The Generation III LM4 was replaced with the Generation IV LH6 V8 for 2005. The new V8 featured Active Fuel Management and had an increased output to 300 hp.

== 2006 ==
For 2006, StabiliTrak Control System with built-in traction control, OnStar, and auto-dimming interior rearview mirror are standard equipment.
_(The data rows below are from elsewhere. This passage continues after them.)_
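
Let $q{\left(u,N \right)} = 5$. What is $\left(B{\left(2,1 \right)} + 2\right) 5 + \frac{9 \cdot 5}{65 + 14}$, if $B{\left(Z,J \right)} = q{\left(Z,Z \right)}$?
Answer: $\frac{2810}{79} \approx 35.57$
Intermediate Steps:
$B{\left(Z,J \right)} = 5$
$\left(B{\left(2,1 \right)} + 2\right) 5 + \frac{9 \cdot 5}{65 + 14} = \left(5 + 2\right) 5 + \frac{9 \cdot 5}{65 + 14} = 7 \cdot 5 + \frac{1}{79} \cdot 45 = 35 + \frac{1}{79} \cdot 45 = 35 + \frac{45}{79} = \frac{2810}{79}$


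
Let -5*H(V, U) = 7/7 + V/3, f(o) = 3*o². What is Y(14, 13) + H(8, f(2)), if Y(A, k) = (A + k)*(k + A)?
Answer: 10924/15 ≈ 728.27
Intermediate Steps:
H(V, U) = -⅕ - V/15 (H(V, U) = -(7/7 + V/3)/5 = -(7*(⅐) + V*(⅓))/5 = -(1 + V/3)/5 = -⅕ - V/15)
Y(A, k) = (A + k)² (Y(A, k) = (A + k)*(A + k) = (A + k)²)
Y(14, 13) + H(8, f(2)) = (14 + 13)² + (-⅕ - 1/15*8) = 27² + (-⅕ - 8/15) = 729 - 11/15 = 10924/15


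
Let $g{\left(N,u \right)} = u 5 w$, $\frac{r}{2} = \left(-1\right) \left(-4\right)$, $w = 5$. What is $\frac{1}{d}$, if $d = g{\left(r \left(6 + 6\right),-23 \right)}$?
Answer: $- \frac{1}{575} \approx -0.0017391$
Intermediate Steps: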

The output of the LL8 six-cylinder base option increased to 291 horsepower.

== 2007 ==
The final model year was a carryover from 2006, with no revisions made.

== Sales ==

| Calendar year | US Sales |
|---|---|
| 2003 | 4,797 |
| 2004 | 24,134 |
| 2005 | 15,271 |
| 2006 | 12,691 |
| 2007 | 4,819 |
| 2008 | 117 |
| Total | 49,138 |

==Recall==
In 2012, General Motors had recalled more than 258,000 SUVs in the U.S. and Canada to fix short-circuits in power window and door lock switches that could cause fires. The recall covered Chevrolet TrailBlazer, GMC Envoy, Buick Rainier, Isuzu Ascender, and Saab 9-7X SUVs from the 2006 to the 2007 model years. The SUVs were sold or registered in 20 U.S. states, Washington, D.C., and in Canada, where salt and other chemicals are used to clear roads in the winter.